The alternatives of helm are not that interesting to me: I still have nightmare when I had to use jsonnet and kustomize just for istio, with upgrade hell.
So I am sticking to helm as it feels way straight forward when you need to change just a few things from an upstream open source project: way fewer lines to maintain and change!
Most of the time discussion derails as everyone is focusing on different aspects of the experience.
When you look into all the complaints one by one they are exceptionally acurate.
* yaml has its quirks. - check
* text templating can’t be validated for spec comformity - check
* helm has lot’s of complexity - check
* helm has dependency problems - check
* helm charts can have too many moving parts with edge cases causing deep dive in the chart - check
and many others.
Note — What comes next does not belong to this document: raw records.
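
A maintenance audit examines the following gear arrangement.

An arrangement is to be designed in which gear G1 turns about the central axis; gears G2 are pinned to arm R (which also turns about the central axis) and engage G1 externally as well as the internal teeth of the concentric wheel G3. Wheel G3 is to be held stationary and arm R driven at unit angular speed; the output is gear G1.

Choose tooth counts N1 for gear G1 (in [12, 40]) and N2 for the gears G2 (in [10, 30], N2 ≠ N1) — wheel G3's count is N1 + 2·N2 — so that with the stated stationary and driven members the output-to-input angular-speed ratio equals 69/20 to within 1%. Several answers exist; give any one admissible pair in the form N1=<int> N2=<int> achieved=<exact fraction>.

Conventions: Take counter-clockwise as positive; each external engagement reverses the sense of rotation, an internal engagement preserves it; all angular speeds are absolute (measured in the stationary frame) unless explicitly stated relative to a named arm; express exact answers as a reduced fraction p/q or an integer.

N1=40 N2=29 achieved=69/20

topology: planetary set — design target 69/20, arm = carrier (Willis)
Willis with ω_ring = 0: ω_sun/ω_arm = (N1+N3)/N1; set equal to 69/20  ⇒  N3/N1 = 69/20 − 1 = 49/20
N3 = N1 + 2·N2  ⇒  N2/N1 = (N3/N1 − 1)/2 = (49/20 − 1)/2 = 29/40
smallest multiple with N1 ≥ 12 and N2 ≥ 10: k = 1  ⇒  N1 = 1·40 = 40, N2 = 1·29 = 29 (N1 ≤ 40, N2 ≤ 30, N2 ≠ N1 ✓), N3 = 40 + 2·29 = 98
check: (N1+N3)/N1 with N1 = 40, N3 = 98 gives 69/20; |achieved − target| = 0 ≤ 69/2000 ✓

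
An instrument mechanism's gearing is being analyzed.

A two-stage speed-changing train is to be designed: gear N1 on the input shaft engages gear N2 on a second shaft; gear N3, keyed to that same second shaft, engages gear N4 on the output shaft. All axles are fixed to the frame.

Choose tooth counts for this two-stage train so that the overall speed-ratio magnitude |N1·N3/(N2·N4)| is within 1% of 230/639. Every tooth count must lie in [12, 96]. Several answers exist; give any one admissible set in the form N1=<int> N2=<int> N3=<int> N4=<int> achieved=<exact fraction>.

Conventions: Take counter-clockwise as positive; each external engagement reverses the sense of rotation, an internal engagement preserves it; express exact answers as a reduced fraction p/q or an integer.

2-stage fixed-axis compound train for ratio 230/639
target = 230/639 in lowest terms: an exact hit needs N1·N3 = k·230 and N2·N4 = k·639 for one integer k, every count in [12, 96]; additionally prefer no 1:1 stage (N1 ≠ N2, N3 ≠ N4)
k = 1: no 1:1-free in-range split of k·230 and k·639 into factor pairs; take k = 2
k = 2: N1·N3 = 460 = 20·23, N2·N4 = 1278 = 18·71
achieved = 20·23/(18·71) = 230/639; |achieved − target| = 0 ≤ 23/6390 ✓

N1=20 N2=18 N3=23 N4=71 achieved=230/639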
However proposed solutions cut short on providing the value helm brings on.
Helm is not just a templating engine to provide kubernetes manifests. It’s an application deployment and distribution ecosystem. Emphasis on the "ecosystem".
* It brings dependency management,
* It provides kubernetes configuration management.
* It provides abstraction over configuration to define applications instead of configuration.
* It provides application packaging solution.
* It provides an application package manament solution.
* There is community support with huge library of packages.
* It’s relatively easy to create or understand charts with a varied experience level. A more robust and strictly typed templating system would remove at least half of this spectrum.
* The learning curve is flat.
When you put all of these in to consideration, it’s relatively easy to understand why it’s this prominant in the kubernetes ecosystem.